Question

A rock is launched upward at ${45^o}$. A bee moves along the trajectory of the rock at a constant speed equal to the initial speed of the rock. What is the magnitude of acceleration (in m${s^{ - 2}}$) of the bee at the top point of the trajectory? For the rock, neglect the air resistance.
(A) 20
(B) 30
(C) 40
(D) 50

Answer 1

Hint : In a projectile motion a body moves simultaneously in the direction of horizontal and vertical. Here in question it is projected with${45^o}$. We first find out the acceleration due to gravity of rock which is $\dfrac{{{{\left( {v{{\cos }^o}} \right)}^2}}}{r}$ =g, where v is the final velocity, r is the radius of curvature and g is the gravity=10$m{s^{ - 2}}$ . From there we will get $\dfrac{{{v^2}}}{r}$ for stone and it will be the same for bees too.
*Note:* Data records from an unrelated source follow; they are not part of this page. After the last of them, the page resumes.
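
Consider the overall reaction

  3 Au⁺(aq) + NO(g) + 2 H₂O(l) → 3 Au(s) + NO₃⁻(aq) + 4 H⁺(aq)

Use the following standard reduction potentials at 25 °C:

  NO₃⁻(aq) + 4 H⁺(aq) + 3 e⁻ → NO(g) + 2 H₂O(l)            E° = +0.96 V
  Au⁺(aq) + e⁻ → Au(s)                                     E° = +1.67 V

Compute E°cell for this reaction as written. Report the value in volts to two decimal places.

The Au⁺/Au couple has the higher reduction potential, so it is the cathode; NO₃⁻/NO is oxidised at the anode.
E°cell = E°(cathode) − E°(anode) = (+1.67) − (+0.96) = +0.71 V.

+0.71 V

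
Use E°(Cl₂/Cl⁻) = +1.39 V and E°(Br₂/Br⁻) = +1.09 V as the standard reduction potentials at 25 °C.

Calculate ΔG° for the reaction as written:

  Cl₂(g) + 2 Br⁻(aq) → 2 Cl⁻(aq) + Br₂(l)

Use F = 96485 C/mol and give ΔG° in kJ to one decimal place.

-57.9 kJ

As written, Cl₂/Cl⁻ is reduced (cathode) and Br₂/Br⁻ is oxidised (anode), so E°cell = (+1.39) − (+1.09) = +0.30 V.
Balancing electrons gives n = 2.
ΔG° = −nFE° = −(2)(96485)(+0.30) = -57,891 J = -57.9 kJ.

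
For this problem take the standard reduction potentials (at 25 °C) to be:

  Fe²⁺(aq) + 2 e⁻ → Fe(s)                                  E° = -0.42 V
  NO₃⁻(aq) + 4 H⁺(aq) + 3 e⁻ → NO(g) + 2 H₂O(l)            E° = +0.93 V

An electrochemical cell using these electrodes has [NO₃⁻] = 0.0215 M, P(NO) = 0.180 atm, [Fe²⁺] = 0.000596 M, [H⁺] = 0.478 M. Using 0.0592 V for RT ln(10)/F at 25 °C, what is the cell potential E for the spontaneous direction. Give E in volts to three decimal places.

+1.402 V

NO₃⁻/NO is the cathode (higher E°), Fe²⁺/Fe the anode: E°cell = +0.93 − (-0.42) = +1.35 V, n = 6.
Overall: 2 NO₃⁻(aq) + 8 H⁺(aq) + 3 Fe(s) → 2 NO(g) + 4 H₂O(l) + 3 Fe²⁺(aq)
Q = P(NO)^2·[Fe²⁺]^3 / ([NO₃⁻]^2·[H⁺]^8); log Q = -5.264.
E = E° − (0.0592/n) log Q = +1.35 − (0.0592/6)(-5.264) = +1.402 V.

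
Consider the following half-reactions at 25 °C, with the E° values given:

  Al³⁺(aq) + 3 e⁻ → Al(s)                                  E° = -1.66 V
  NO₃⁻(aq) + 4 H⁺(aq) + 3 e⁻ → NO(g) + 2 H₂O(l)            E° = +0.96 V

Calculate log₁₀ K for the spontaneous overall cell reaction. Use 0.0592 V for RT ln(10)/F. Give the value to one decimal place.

Cathode: NO₃⁻/NO; anode: Al³⁺/Al. E°cell = +2.62 V, n = 3.
log K = nE°cell / 0.0592 = (3)(+2.62) / 0.0592 = 132.8.

132.8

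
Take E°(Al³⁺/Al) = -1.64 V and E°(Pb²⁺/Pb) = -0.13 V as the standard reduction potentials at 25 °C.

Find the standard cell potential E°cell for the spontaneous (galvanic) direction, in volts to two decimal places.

+1.51 V

The Pb²⁺/Pb couple has the higher reduction potential, so it is the cathode; Al³⁺/Al is oxidised at the anode.
E°cell = E°(cathode) − E°(anode) = (-0.13) − (-1.64) = +1.51 V.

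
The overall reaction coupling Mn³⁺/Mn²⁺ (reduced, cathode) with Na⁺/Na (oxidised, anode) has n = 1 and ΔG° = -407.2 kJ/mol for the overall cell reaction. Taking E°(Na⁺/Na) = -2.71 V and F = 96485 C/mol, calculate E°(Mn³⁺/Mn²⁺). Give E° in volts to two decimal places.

+1.51 V

E°cell = −ΔG°/(nF) = −(-407.2×10³)/((1)(96485)) = +4.220 V.
Since Mn³⁺/Mn²⁺ is the cathode and Na⁺/Na the anode, E°cell = E°(Mn³⁺/Mn²⁺) − E°(Na⁺/Na).
So E°(Mn³⁺/Mn²⁺) = E°cell + E°(Na⁺/Na) = +4.220 + (-2.71) = +1.51 V.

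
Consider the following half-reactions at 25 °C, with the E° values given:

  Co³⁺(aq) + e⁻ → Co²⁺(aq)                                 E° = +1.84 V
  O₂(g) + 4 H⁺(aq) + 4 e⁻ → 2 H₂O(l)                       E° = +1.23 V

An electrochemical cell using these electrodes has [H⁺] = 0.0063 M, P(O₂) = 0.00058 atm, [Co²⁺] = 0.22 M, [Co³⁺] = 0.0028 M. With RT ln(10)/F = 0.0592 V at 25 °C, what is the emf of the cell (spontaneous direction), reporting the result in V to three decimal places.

+0.676 V

Co³⁺/Co²⁺ is the cathode (higher E°), O₂/H₂O the anode: E°cell = +1.84 − (+1.23) = +0.61 V, n = 4.
Overall: 4 Co³⁺(aq) + 2 H₂O(l) → 4 Co²⁺(aq) + O₂(g) + 4 H⁺(aq)
Q = [Co²⁺]^4·P(O₂)·[H⁺]^4 / ([Co³⁺]^4); log Q = -4.458.
E = E° − (0.0592/n) log Q = +0.61 − (0.0592/4)(-4.458) = +0.676 V.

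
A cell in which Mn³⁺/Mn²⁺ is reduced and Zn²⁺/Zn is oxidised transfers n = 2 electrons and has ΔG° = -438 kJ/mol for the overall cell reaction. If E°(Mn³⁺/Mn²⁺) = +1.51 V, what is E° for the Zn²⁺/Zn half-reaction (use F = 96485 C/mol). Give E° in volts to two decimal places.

-0.76 V

E°cell = −ΔG°/(nF) = −(-438×10³)/((2)(96485)) = +2.270 V.
Since Mn³⁺/Mn²⁺ is the cathode and Zn²⁺/Zn the anode, E°cell = E°(Mn³⁺/Mn²⁺) − E°(Zn²⁺/Zn).
So E°(Zn²⁺/Zn) = E°(Mn³⁺/Mn²⁺) − E°cell = (+1.51) − (+2.270) = -0.76 V.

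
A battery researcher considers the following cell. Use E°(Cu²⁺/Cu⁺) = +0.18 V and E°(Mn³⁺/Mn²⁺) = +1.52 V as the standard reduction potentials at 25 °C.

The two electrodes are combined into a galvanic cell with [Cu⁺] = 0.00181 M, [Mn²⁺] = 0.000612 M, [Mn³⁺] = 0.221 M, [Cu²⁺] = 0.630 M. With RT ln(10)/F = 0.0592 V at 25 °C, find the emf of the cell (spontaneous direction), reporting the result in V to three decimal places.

+1.341 V

Mn³⁺/Mn²⁺ is the cathode (higher E°), Cu²⁺/Cu⁺ the anode: E°cell = +1.52 − (+0.18) = +1.34 V, n = 1.
Overall: Mn³⁺(aq) + Cu⁺(aq) → Mn²⁺(aq) + Cu²⁺(aq)
Q = [Mn²⁺]·[Cu²⁺] / ([Mn³⁺]·[Cu⁺]); log Q = -0.016.
E = E° − (0.0592/n) log Q = +1.34 − (0.0592/1)(-0.016) = +1.341 V.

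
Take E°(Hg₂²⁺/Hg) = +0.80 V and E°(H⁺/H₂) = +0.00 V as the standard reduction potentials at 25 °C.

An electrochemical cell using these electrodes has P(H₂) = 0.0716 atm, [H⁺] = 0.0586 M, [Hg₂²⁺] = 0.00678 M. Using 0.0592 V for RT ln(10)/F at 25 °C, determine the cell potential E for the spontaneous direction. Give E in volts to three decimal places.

+0.775 V

Hg₂²⁺/Hg is the cathode (higher E°), H⁺/H₂ the anode: E°cell = +0.80 − (+0.00) = +0.80 V, n = 2.
Overall: Hg₂²⁺(aq) + H₂(g) → 2 Hg(l) + 2 H⁺(aq)
Q = [H⁺]^2 / ([Hg₂²⁺]·P(H₂)); log Q = 0.850.
E = E° − (0.0592/n) log Q = +0.80 − (0.0592/2)(0.850) = +0.775 V.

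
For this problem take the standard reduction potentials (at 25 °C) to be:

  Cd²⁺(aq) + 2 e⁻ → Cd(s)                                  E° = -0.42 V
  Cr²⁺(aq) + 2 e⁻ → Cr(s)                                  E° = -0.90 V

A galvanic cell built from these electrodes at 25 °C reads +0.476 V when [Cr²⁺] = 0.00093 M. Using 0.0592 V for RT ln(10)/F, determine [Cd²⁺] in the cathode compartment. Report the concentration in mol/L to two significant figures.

Cd²⁺/Cd is the cathode, Cr²⁺/Cr the anode: E°cell = +0.48 V, n = 2.
Overall reaction: Cd²⁺(aq) + Cr(s) → Cd(s) + Cr²⁺(aq); Q = [Cr²⁺]^1/[Cd²⁺]^1.
From E = E° − (0.0592/n) log Q: log Q = (E° − E)·n/0.0592 = (+0.48 − (+0.476))·2/0.0592 = 0.1351.
So 1·log[Cd²⁺] = 1·log(0.00093) − log Q = -3.0315 − (0.1351) = -3.1666; [Cd²⁺] = 10^(-3.1666) ≈ 0.00068 M.

0.00068 M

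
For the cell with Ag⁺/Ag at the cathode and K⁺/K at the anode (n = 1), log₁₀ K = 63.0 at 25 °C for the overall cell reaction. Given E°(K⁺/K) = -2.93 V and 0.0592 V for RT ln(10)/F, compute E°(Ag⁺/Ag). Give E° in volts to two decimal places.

+0.80 V

E°cell = (0.0592/n)·log K = (0.0592/1)(63.0) = +3.730 V.
Since Ag⁺/Ag is the cathode and K⁺/K the anode, E°cell = E°(Ag⁺/Ag) − E°(K⁺/K).
So E°(Ag⁺/Ag) = E°cell + E°(K⁺/K) = +3.730 + (-2.93) = +0.80 V.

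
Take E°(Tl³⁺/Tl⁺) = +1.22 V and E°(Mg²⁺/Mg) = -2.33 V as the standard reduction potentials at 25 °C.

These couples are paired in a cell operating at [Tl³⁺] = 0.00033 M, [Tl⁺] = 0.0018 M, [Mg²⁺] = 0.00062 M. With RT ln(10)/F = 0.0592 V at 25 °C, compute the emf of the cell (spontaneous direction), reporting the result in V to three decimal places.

+3.623 V

Tl³⁺/Tl⁺ is the cathode (higher E°), Mg²⁺/Mg the anode: E°cell = +1.22 − (-2.33) = +3.55 V, n = 2.
Overall: Tl³⁺(aq) + Mg(s) → Tl⁺(aq) + Mg²⁺(aq)
Q = [Tl⁺]·[Mg²⁺] / ([Tl³⁺]); log Q = -2.471.
E = E° − (0.0592/n) log Q = +3.55 − (0.0592/2)(-2.471) = +3.623 V.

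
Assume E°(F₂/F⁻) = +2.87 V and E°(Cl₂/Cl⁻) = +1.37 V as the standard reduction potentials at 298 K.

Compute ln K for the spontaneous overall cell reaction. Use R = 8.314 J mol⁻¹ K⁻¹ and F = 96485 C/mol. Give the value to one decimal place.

Cathode: F₂/F⁻; anode: Cl₂/Cl⁻. E°cell = (+2.87) − (+1.37) = +1.50 V, with n = 2.
ΔG° = −nFE° = −RT ln K, so ln K = nFE°/(RT) = (2)(96485)(+1.50) / ((8.314)(298)) = 116.830.

116.8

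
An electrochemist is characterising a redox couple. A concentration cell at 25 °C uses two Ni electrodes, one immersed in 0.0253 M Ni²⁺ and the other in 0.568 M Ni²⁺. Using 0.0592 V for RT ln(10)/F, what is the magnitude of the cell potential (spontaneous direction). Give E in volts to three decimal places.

+0.040 V

For a concentration cell E°cell = 0. The 0.568 M side is the cathode (reduction is favoured where [Ni²⁺] is higher).
With n = 2, E = −(0.0592/2) log([Ni²⁺]ₐₙ/[Ni²⁺]꜀ₐₜ) = −(0.0592/2) log(0.0253/0.568) = −(0.0592/2)(-1.351) = +0.040 V.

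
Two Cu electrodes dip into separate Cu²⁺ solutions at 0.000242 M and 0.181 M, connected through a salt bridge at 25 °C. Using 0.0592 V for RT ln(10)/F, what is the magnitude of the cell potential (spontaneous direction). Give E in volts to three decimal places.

+0.085 V

For a concentration cell E°cell = 0. The 0.181 M side is the cathode (reduction is favoured where [Cu²⁺] is higher).
With n = 2, E = −(0.0592/2) log([Cu²⁺]ₐₙ/[Cu²⁺]꜀ₐₜ) = −(0.0592/2) log(0.000242/0.181) = −(0.0592/2)(-2.874) = +0.085 V.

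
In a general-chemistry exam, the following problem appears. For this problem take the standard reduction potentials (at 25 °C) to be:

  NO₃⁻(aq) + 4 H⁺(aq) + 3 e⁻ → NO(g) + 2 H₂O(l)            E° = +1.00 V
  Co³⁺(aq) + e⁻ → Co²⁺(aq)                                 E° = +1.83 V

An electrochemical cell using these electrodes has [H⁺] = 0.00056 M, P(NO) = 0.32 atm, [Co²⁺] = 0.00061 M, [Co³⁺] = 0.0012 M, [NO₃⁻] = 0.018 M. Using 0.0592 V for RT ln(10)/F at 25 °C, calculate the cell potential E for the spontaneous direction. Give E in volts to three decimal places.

+1.129 V

Co³⁺/Co²⁺ is the cathode (higher E°), NO₃⁻/NO the anode: E°cell = +1.83 − (+1.00) = +0.83 V, n = 3.
Overall: 3 Co³⁺(aq) + NO(g) + 2 H₂O(l) → 3 Co²⁺(aq) + NO₃⁻(aq) + 4 H⁺(aq)
Q = [Co²⁺]^3·[NO₃⁻]·[H⁺]^4 / ([Co³⁺]^3·P(NO)); log Q = -15.139.
E = E° − (0.0592/n) log Q = +0.83 − (0.0592/3)(-15.139) = +1.129 V.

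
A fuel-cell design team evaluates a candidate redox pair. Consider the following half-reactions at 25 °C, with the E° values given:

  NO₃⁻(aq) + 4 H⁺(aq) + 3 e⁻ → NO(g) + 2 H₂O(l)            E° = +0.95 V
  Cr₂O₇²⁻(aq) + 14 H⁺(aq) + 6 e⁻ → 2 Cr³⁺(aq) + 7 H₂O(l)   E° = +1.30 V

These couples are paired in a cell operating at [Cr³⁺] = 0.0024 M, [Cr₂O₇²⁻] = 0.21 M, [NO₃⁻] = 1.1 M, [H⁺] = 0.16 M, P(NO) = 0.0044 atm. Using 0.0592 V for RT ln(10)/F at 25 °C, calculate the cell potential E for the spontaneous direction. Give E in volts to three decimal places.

+0.301 V

Cr₂O₇²⁻/Cr³⁺ is the cathode (higher E°), NO₃⁻/NO the anode: E°cell = +1.30 − (+0.95) = +0.35 V, n = 6.
Overall: Cr₂O₇²⁻(aq) + 6 H⁺(aq) + 2 NO(g) → 2 Cr³⁺(aq) + 3 H₂O(l) + 2 NO₃⁻(aq)
Q = [Cr³⁺]^2·[NO₃⁻]^2 / ([Cr₂O₇²⁻]·[H⁺]^6·P(NO)^2); log Q = 5.009.
E = E° − (0.0592/n) log Q = +0.35 − (0.0592/6)(5.009) = +0.301 V.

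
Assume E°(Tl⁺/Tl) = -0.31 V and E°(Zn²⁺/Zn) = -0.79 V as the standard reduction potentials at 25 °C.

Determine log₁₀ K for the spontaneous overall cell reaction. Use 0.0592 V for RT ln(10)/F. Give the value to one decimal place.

Cathode: Tl⁺/Tl; anode: Zn²⁺/Zn. E°cell = +0.48 V, n = 2.
log K = nE°cell / 0.0592 = (2)(+0.48) / 0.0592 = 16.2.

16.2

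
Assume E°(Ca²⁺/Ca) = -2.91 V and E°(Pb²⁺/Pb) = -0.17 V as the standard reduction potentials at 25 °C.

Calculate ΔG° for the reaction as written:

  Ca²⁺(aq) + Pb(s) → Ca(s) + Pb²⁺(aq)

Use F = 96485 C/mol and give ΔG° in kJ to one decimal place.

As written, Ca²⁺/Ca is reduced (cathode) and Pb²⁺/Pb is oxidised (anode), so E°cell = (-2.91) − (-0.17) = -2.74 V.
Balancing electrons gives n = 2.
ΔG° = −nFE° = −(2)(96485)(-2.74) = 528,738 J = +528.7 kJ.

+528.7 kJ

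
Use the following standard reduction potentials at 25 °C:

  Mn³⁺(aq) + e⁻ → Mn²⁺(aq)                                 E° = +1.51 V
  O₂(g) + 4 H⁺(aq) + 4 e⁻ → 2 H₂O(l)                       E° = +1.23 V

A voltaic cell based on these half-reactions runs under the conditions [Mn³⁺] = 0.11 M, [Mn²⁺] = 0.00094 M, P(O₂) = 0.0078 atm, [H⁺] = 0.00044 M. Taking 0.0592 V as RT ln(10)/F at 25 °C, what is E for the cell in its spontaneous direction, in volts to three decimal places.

Mn³⁺/Mn²⁺ is the cathode (higher E°), O₂/H₂O the anode: E°cell = +1.51 − (+1.23) = +0.28 V, n = 4.
Overall: 4 Mn³⁺(aq) + 2 H₂O(l) → 4 Mn²⁺(aq) + O₂(g) + 4 H⁺(aq)
Q = [Mn²⁺]^4·P(O₂)·[H⁺]^4 / ([Mn³⁺]^4); log Q = -23.807.
E = E° − (0.0592/n) log Q = +0.28 − (0.0592/4)(-23.807) = +0.632 V.

+0.632 V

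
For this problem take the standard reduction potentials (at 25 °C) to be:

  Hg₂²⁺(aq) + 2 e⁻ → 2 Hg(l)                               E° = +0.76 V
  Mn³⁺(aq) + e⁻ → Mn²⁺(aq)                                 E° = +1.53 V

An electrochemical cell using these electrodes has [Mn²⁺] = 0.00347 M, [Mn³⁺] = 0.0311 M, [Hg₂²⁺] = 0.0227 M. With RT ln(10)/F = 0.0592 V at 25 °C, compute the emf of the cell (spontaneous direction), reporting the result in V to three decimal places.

Mn³⁺/Mn²⁺ is the cathode (higher E°), Hg₂²⁺/Hg the anode: E°cell = +1.53 − (+0.76) = +0.77 V, n = 2.
Overall: 2 Mn³⁺(aq) + 2 Hg(l) → 2 Mn²⁺(aq) + Hg₂²⁺(aq)
Q = [Mn²⁺]^2·[Hg₂²⁺] / ([Mn³⁺]^2); log Q = -3.549.
E = E° − (0.0592/n) log Q = +0.77 − (0.0592/2)(-3.549) = +0.875 V.

+0.875 V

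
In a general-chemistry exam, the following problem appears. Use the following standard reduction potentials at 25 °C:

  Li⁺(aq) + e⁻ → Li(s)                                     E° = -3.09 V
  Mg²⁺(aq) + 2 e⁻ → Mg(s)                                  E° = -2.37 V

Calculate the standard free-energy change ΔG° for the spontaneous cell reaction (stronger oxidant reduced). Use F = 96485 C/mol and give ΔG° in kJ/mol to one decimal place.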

Complete Step by step solution:
Step 1:
Projectile motion is a form of motion experienced by an object or particle (a projectile) that is projected near the Earth's surface and moves along a curved path under the action of gravity only (in particular, the effects of air resistance are assumed to be negligible).
When a particle is projected obliquely near the earth’s surface, it moves simultaneously in the direction of horizontal and vertical. The motion of such a particle is called Projectile Motion. In the below diagram, where a particle is projected at an angle$\theta$ =${45^o}$ with an initial velocity u.
We have a diagram below for the better understanding of the question. Stone moves along tangentially hence along the cos$\theta$ component.

Step 2:
We are given a bee moves along the trajectory of the rock at a constant speed equal to the initial speed of the rock
And we have to find the magnitude of acceleration (in m${s^{ - 2}}$) of the bee at the top point of the trajectory.
So, the acceleration due to gravity of rock at the top point is $\dfrac{{{{\left( {v{{\cos }^o}} \right)}^2}}}{r}$=g, where v is the final velocity, r is the radius of curvature and g is the gravity=10$m{s^{ - 2}}$
From here we can write it as $\dfrac{{{v^2}}}{r}$=$\dfrac{g}{{\cos \theta }}$ ……. (1)
We are given$\theta$=${45^o}$ and cos${45^o}$=$\dfrac{1}{{\sqrt 2 }}$ ($\therefore {\cos ^2}{45^o} = \dfrac{1}{2}$ )
Putting in equation (1) the value of ${\cos ^2}{45^o}$ and g we will get $\dfrac{{{v^2}}}{r}$=20m${s^{ - 2}}$
The bee and rock will have same radius of curvature r hence the magnitude of acceleration (in m${s^{ - 2}}$) of the bee at the top point of the trajectory is 20$m{s^{ - 2}}$
Option A is correct.
Note:
In projectile motion the maximum horizontal range can be obtained when an object is thrown at an angle of ${45^o}$ and here the range will be maximum for the stone. For maximum horizontal range ${R_m} = \dfrac{{{v^2}}}{g}$ , g is the gravity constant and v is velocity.